By Jack Tarling
BBC News, Amman
Culture Minister Omar Shafeek (left) says there is “not much of the Dead Sea left”
Jordan is trying to lure back tourists to the Dead Sea by advertising its remoteness – and warning that rising sea levels will make it even more of a symbol of hardship.
According to some scientists, the Dead Sea could end up less than 60% of its current size by the end of the century.
Jordan is hoping that the world’s fashion industry will find it appealing as a design reference in souvenirs.
The country hopes that the Dead Sea will become the next big brand for tourism.
But as the water-sports and diving industry has grown at the coastal resort of Asmaa, and an upmarket hotel and conference centre have come on stream in the capital Amman, the desert scenes in which the Dead Sea is the setting for Jordan’s history and folk tales seem all the more iconic and compelling.

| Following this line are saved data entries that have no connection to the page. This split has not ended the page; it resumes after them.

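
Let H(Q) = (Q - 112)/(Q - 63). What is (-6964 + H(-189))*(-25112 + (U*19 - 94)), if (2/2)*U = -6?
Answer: 528894710/3 ≈ 1.7630e+8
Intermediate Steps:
U = -6
H(Q) = (-112 + Q)/(-63 + Q)
(-6964 + H(-189))*(-25112 + (U*19 - 94)) = (-6964 + (-112 - 189)/(-63 - 189))*(-25112 + (-6*19 - 94)) = (-6964 - 301/(-252))*(-25112 + (-114 - 94)) = (-6964 - 1/252*(-301))*(-25112 - 208) = (-6964 + 43/36)*(-25320) = -250661/36*(-25320) = 528894710/3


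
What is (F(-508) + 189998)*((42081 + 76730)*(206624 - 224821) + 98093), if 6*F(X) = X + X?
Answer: -1231175014663564/3 ≈ -4.1039e+14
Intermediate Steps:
F(X) = X/3 (F(X) = (X + X)/6 = (2*X)/6 = X/3)
(F(-508) + 189998)*((42081 + 76730)*(206624 - 224821) + 98093) = ((1/3)*(-508) + 189998)*((42081 + 76730)*(206624 - 224821) + 98093) = (-508/3 + 189998)*(118811*(-18197) + 98093) = 569486*(-2162003767 + 98093)/3 = (569486/3)*(-2161905674) = -1231175014663564/3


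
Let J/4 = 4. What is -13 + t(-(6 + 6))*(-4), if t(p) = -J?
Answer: 51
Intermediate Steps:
J = 16 (J = 4*4 = 16)
t(p) = -16 (t(p) = -1*16 = -16)
-13 + t(-(6 + 6))*(-4) = -13 - 16*(-4) = -13 + 64 = 51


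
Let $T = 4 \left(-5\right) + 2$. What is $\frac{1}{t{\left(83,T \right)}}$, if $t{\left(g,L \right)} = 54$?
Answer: $\frac{1}{54} \approx 0.018519$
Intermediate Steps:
$T = -18$ ($T = -20 + 2 = -18$)
$\frac{1}{t{\left(83,T \right)}} = \frac{1}{54}$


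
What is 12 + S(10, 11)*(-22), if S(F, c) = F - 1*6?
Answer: -76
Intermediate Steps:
S(F, c) = -6 + F (S(F, c) = F - 6 = -6 + F)
12 + S(10, 11)*(-22) = 12 + (-6 + 10)*(-22) = 12 + 4*(-22) = 12 - 88 = -76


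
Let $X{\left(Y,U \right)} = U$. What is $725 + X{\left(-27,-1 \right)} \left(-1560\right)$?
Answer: $2285$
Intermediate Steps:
$725 + X{\left(-27,-1 \right)} \left(-1560\right) = 725 - -1560 = 725 + 1560 = 2285$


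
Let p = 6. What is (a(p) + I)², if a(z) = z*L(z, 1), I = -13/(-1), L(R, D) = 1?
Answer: 361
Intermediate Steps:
I = 13 (I = -13*(-1) = 13)
a(z) = z (a(z) = z*1 = z)
(a(p) + I)² = (6 + 13)² = 19² = 361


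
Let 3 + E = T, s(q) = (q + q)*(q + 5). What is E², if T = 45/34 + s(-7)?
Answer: 801025/1156 ≈ 692.93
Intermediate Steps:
s(q) = 2*q*(5 + q) (s(q) = (2*q)*(5 + q) = 2*q*(5 + q))
T = 997/34 (T = 45/34 + 2*(-7)*(5 - 7) = 45*(1/34) + 2*(-7)*(-2) = 45/34 + 28 = 997/34 ≈ 29.324)
E = 895/34 (E = -3 + 997/34 = 895/34 ≈ 26.324)
E² = (895/34)² = 801025/1156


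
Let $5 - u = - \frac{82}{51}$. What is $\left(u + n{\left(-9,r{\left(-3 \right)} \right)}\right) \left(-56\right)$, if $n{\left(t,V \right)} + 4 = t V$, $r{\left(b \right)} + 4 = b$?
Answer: $- \frac{187376}{51} \approx -3674.0$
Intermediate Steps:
$u = \frac{337}{51}$ ($u = 5 - - \frac{82}{51} = 5 + \frac{82}{51} = \frac{337}{51} \approx 6.6078$)
$r{\left(b \right)} = -4 + b$
$n{\left(t,V \right)} = -4 + V t$ ($n{\left(t,V \right)} = -4 + t V = -4 + V t$)
$\left(u + n{\left(-9,r{\left(-3 \right)} \right)}\right) \left(-56\right) = \left(\frac{337}{51} - \left(4 - \left(-4 - 3\right) \left(-9\right)\right)\right) \left(-56\right) = \left(\frac{337}{51} - -59\right) \left(-56\right) = \left(\frac{337}{51} + \left(-4 + 63\right)\right) \left(-56\right) = \left(\frac{337}{51} + 59\right) \left(-56\right) = \frac{3346}{51} \left(-56\right) = - \frac{187376}{51}$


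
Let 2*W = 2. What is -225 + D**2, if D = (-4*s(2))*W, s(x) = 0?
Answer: -225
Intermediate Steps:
W = 1 (W = (1/2)*2 = 1)
D = 0 (D = -4*0*1 = 0*1 = 0)
-225 + D**2 = -225 + 0**2 = -225 + 0 = -225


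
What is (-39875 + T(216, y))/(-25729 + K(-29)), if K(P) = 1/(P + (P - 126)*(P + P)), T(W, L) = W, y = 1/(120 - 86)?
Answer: 355384299/230557568 ≈ 1.5414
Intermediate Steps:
y = 1/34 ≈ 0.029412
K(P) = 1/(P + 2*P*(-126 + P)) (K(P) = 1/(P + (-126 + P)*(2*P)) = 1/(P + 2*P*(-126 + P)))
(-39875 + T(216, y))/(-25729 + K(-29)) = (-39875 + 216)/(-25729 + 1/((-29)*(-251 + 2*(-29)))) = -39659/(-25729 - 1/(29*(-251 - 58))) = -39659/(-25729 - 1/29/(-309)) = -39659/(-25729 - 1/29*(-1/309)) = -39659/(-25729 + 1/8961) = -39659/(-230557568/8961) = -39659*(-8961/230557568) = 355384299/230557568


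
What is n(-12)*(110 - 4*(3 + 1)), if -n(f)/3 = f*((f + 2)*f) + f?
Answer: 409464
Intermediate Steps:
n(f) = -3*f - 3*f²*(2 + f) (n(f) = -3*(f*((f + 2)*f) + f) = -3*(f*((2 + f)*f) + f) = -3*(f*(f*(2 + f)) + f) = -3*(f²*(2 + f) + f) = -3*(f + f²*(2 + f)) = -3*f - 3*f²*(2 + f))
n(-12)*(110 - 4*(3 + 1)) = (-3*(-12)*(1 + (-12)² + 2*(-12)))*(110 - 4*(3 + 1)) = (-3*(-12)*(1 + 144 - 24))*(110 - 4*4) = (-3*(-12)*121)*(110 - 16) = 4356*94 = 409464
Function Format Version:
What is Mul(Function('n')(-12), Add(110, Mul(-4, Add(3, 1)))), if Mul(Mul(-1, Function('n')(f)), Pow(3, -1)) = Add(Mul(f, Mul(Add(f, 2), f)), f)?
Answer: 409464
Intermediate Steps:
Function('n')(f) = Add(Mul(-3, f), Mul(-3, Pow(f, 2), Add(2, f))) (Function('n')(f) = Mul(-3, Add(Mul(f, Mul(Add(f, 2), f)), f)) = Mul(-3, Add(Mul(f, Mul(Add(2, f), f)), f)) = Mul(-3, Add(Mul(f, Mul(f, Add(2, f))), f)) = Mul(-3, Add(Mul(Pow(f, 2), Add(2, f)), f)) = Mul(-3, Add(f, Mul(Pow(f, 2), Add(2, f)))) = Add(Mul(-3, f), Mul(-3, Pow(f, 2), Add(2, f))))
Mul(Function('n')(-12), Add(110, Mul(-4, Add(3, 1)))) = Mul(Mul(-3, -12, Add(1, Pow(-12, 2), Mul(2, -12))), Add(110, Mul(-4, Add(3, 1)))) = Mul(Mul(-3, -12, Add(1, 144, -24)), Add(110, Mul(-4, 4))) = Mul(Mul(-3, -12, 121), Add(110, -16)) = Mul(4356, 94) = 409464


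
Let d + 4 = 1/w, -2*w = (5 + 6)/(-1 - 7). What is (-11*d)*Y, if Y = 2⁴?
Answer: 448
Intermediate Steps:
Y = 16
w = 11/16 (w = -(5 + 6)/(2*(-1 - 7)) = -11/(2*(-8)) = -11*(-1)/(2*8) = -½*(-11/8) = 11/16 ≈ 0.68750)
d = -28/11 (d = -4 + 1/(11/16) = -4 + 16/11 = -28/11 ≈ -2.5455)
(-11*d)*Y = -11*(-28/11)*16 = 28*16 = 448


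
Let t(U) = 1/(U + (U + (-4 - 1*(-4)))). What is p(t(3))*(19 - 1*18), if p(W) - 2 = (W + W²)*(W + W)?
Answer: 223/108 ≈ 2.0648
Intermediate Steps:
t(U) = 1/(2*U) (t(U) = 1/(U + (U + (-4 + 4))) = 1/(U + (U + 0)) = 1/(U + U) = 1/(2*U))
p(W) = 2 + 2*W*(W + W²) (p(W) = 2 + (W + W²)*(W + W) = 2 + (W + W²)*(2*W) = 2 + 2*W*(W + W²))
p(t(3))*(19 - 1*18) = (2 + 2*((½)/3)² + 2*((½)/3)³)*(19 - 1*18) = (2 + 2*((½)*(⅓))² + 2*((½)*(⅓))³)*(19 - 18) = (2 + 2*(⅙)² + 2*(⅙)³)*1 = (2 + 2*(1/36) + 2*(1/216))*1 = (2 + 1/18 + 1/108)*1 = (223/108)*1 = 223/108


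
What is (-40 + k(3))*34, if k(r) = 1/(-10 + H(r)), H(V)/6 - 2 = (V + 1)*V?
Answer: -50303/37 ≈ -1359.5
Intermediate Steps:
H(V) = 12 + 6*V*(1 + V) (H(V) = 12 + 6*((V + 1)*V) = 12 + 6*((1 + V)*V) = 12 + 6*(V*(1 + V)) = 12 + 6*V*(1 + V))
k(r) = 1/(2 + 6*r + 6*r²) (k(r) = 1/(-10 + (12 + 6*r + 6*r²)) = 1/(2 + 6*r + 6*r²))
(-40 + k(3))*34 = (-40 + 1/(2*(1 + 3*3 + 3*3²)))*34 = (-40 + 1/(2*(1 + 9 + 3*9)))*34 = (-40 + 1/(2*(1 + 9 + 27)))*34 = (-40 + (½)/37)*34 = (-40 + (½)*(1/37))*34 = (-40 + 1/74)*34 = -2959/74*34 = -50303/37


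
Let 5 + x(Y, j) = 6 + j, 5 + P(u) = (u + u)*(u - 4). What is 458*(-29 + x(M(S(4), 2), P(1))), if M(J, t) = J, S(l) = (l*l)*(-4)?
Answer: -17862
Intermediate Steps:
S(l) = -4*l² (S(l) = l²*(-4) = -4*l²)
P(u) = -5 + 2*u*(-4 + u) (P(u) = -5 + (u + u)*(u - 4) = -5 + (2*u)*(-4 + u) = -5 + 2*u*(-4 + u))
x(Y, j) = 1 + j (x(Y, j) = -5 + (6 + j) = 1 + j)
458*(-29 + x(M(S(4), 2), P(1))) = 458*(-29 + (1 + (-5 - 8*1 + 2*1²))) = 458*(-29 + (1 + (-5 - 8 + 2*1))) = 458*(-29 + (1 + (-5 - 8 + 2))) = 458*(-29 + (1 - 11)) = 458*(-29 - 10) = 458*(-39) = -17862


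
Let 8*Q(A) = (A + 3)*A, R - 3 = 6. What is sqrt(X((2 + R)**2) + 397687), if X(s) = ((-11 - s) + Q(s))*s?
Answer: sqrt(2434602)/2 ≈ 780.16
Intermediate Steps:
R = 9 (R = 3 + 6 = 9)
Q(A) = A*(3 + A)/8 (Q(A) = ((A + 3)*A)/8 = ((3 + A)*A)/8 = (A*(3 + A))/8 = A*(3 + A)/8)
X(s) = s*(-11 - s + s*(3 + s)/8) (X(s) = ((-11 - s) + s*(3 + s)/8)*s = (-11 - s + s*(3 + s)/8)*s = s*(-11 - s + s*(3 + s)/8))
sqrt(X((2 + R)**2) + 397687) = sqrt((2 + 9)**2*(-88 + ((2 + 9)**2)**2 - 5*(2 + 9)**2)/8 + 397687) = sqrt((1/8)*11**2*(-88 + (11**2)**2 - 5*11**2) + 397687) = sqrt((1/8)*121*(-88 + 121**2 - 5*121) + 397687) = sqrt((1/8)*121*(-88 + 14641 - 605) + 397687) = sqrt((1/8)*121*13948 + 397687) = sqrt(421927/2 + 397687) = sqrt(1217301/2) = sqrt(2434602)/2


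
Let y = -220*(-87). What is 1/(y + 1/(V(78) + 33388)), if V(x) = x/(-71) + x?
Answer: 2376008/45476793191 ≈ 5.2247e-5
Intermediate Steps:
V(x) = 70*x/71 (V(x) = x*(-1/71) + x = -x/71 + x = 70*x/71)
y = 19140
1/(y + 1/(V(78) + 33388)) = 1/(19140 + 1/((70/71)*78 + 33388)) = 1/(19140 + 1/(5460/71 + 33388)) = 1/(19140 + 1/(2376008/71)) = 1/(19140 + 71/2376008) = 1/(45476793191/2376008) = 2376008/45476793191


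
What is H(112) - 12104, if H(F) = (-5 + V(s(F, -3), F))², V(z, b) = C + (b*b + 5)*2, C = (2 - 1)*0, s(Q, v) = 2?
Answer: 629646545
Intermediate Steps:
C = 0 (C = 1*0 = 0)
V(z, b) = 10 + 2*b² (V(z, b) = 0 + (b*b + 5)*2 = 0 + (b² + 5)*2 = 0 + (5 + b²)*2 = 0 + (10 + 2*b²) = 10 + 2*b²)
H(F) = (5 + 2*F²)² (H(F) = (-5 + (10 + 2*F²))² = (5 + 2*F²)²)
H(112) - 12104 = (5 + 2*112²)² - 12104 = (5 + 2*12544)² - 12104 = (5 + 25088)² - 12104 = 25093² - 12104 = 629658649 - 12104 = 629646545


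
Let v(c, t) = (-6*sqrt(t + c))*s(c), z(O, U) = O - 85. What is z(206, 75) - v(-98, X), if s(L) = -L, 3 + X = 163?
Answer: 121 + 588*sqrt(62) ≈ 4750.9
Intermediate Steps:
X = 160 (X = -3 + 163 = 160)
z(O, U) = -85 + O
v(c, t) = 6*c*sqrt(c + t) (v(c, t) = (-6*sqrt(t + c))*(-c) = (-6*sqrt(c + t))*(-c) = 6*c*sqrt(c + t))
z(206, 75) - v(-98, X) = (-85 + 206) - 6*(-98)*sqrt(-98 + 160) = 121 - 6*(-98)*sqrt(62) = 121 - (-588)*sqrt(62) = 121 + 588*sqrt(62)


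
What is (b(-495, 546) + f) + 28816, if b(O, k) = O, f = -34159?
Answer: -5838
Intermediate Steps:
(b(-495, 546) + f) + 28816 = (-495 - 34159) + 28816 = -34654 + 28816 = -5838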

The Jordan Times reports that, at a recent “Desert as Theme Destination” conference in the biblical Mount Nebo region of modern-day Jordan, tourism officials reported their concern that it was disappearing.
The minister of culture, Omar Shafeek, told delegates there was “not much of the Dead Sea left”.
In ancient times people interpreted the Bible story of Abraham and Isaac and Isaac by adding the fact that the waters of the Dead Sea have turned into wine.
Jordan does not advertise its heritage sites – such as Petra and Petra’s rock-floored city wall – on offer to visitors in its souvenir shops and guides often steer well clear of discussing religion and politics.
But the minister of culture does not expect the Great Desert to completely disappear, even if water levels continue to decline.
“It is always like a spring – you can’t stop it,” he told the BBC.
Jordan has taken measures to prevent flooding. It says it is building an army of barrier nets around the vicinity of Petra and is installing a barrier along the coast to help protect the sea’s precious waters from rising tide levels.